3. Il résulte de l'instruction que, si la SARL Michel Besnier avait précédemment été destinataire d'une lettre de mise en demeure valant commandement de payer émise par le comptable public le 1er juin 2023 à l'encontre de laquelle elle avait formé, conformément aux articles L. 281-1, R. 281-1 et R. 281-3-1 cités au point précédent du livre des procédures fiscales, une réclamation préalable qui a été rejetée par décision du 21 juillet 2023, la société requérante, qui a été postérieurement destinataire de l'avis de saisie à tiers détenteur litigieux émis le 18 octobre 2023, n'a toutefois présenté aucune réclamation préalable à l'encontre de ce nouvel acte de poursuite. Il s'ensuit que, en l'absence de toute réclamation préalable formée à l'encontre de ce second acte de poursuite conformément aux dispositions citées au point précédent, la requête de la SARL Michel Besnier, qui tend à la décharge de l'obligation de payer la somme de 8 441 euros objet de l'avis de saisie à tiers détenteur émise le 18 octobre 2023, est irrecevable.

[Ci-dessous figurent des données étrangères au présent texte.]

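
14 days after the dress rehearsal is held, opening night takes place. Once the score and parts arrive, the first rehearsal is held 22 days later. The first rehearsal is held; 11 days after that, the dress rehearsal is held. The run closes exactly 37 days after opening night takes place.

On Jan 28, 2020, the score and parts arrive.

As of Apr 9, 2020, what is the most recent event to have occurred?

The score and parts arrive: Jan 28, 2020.
The first rehearsal is held: Jan 28, 2020 + 22 days = Feb 19, 2020.
The dress rehearsal is held: Feb 19, 2020 + 11 days = Mar 1, 2020.
Opening night takes place: Mar 1, 2020 + 14 days = Mar 15, 2020.
The run closes: Mar 15, 2020 + 37 days = Apr 21, 2020.
Apr 9, 2020 falls between when opening night takes place (Mar 15, 2020) and when the run closes (Apr 21, 2020).

Opening night takes place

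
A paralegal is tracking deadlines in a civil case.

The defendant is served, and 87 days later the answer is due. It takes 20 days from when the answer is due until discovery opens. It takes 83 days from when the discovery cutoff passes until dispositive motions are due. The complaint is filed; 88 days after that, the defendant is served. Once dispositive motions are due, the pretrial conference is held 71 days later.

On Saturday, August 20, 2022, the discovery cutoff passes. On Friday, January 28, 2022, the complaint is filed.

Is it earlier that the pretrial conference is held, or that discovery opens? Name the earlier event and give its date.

The discovery cutoff passes: Aug 20, 2022.
Dispositive motions are due: Aug 20, 2022 + 83 days = Nov 11, 2022.
The pretrial conference is held: Nov 11, 2022 + 71 days = Jan 21, 2023.
The complaint is filed: Jan 28, 2022.
The defendant is served: Jan 28, 2022 + 88 days = Apr 26, 2022.
The answer is due: Apr 26, 2022 + 87 days = Jul 22, 2022.
Discovery opens: Jul 22, 2022 + 20 days = Aug 11, 2022.
Comparing: the pretrial conference is held on Jan 21, 2023 vs discovery opens on Aug 11, 2022. Earlier: discovery opens.

Discovery opens — Thursday, August 11, 2022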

4. Il résulte de l'ensemble de ce qui précède que la requête de la SARL Michel Besnier est irrecevable et doit, par suite, être rejetée.

D E C I D E :

Article 1er : La requête de la SARL Michel Besnier est rejetée.

Article 2 : Le présent jugement sera notifié à la SARL Michel Besnier et au directeur régional des finances publiques de la Martinique.

Rendu public par mise à disposition au greffe le 21 novembre 2024.

Le magistrat désigné,

V. PhulpinLe greffier,

J-H. Minin

La République mande et ordonne au ministre auprès du Premier ministre, chargé du budget et des comptes publics, en ce qui le concerne ou à tous commissaires de justice à ce requis en ce qui concerne les voies de droit commun contre les parties privées, de pourvoir à l'exécution de la présente décision.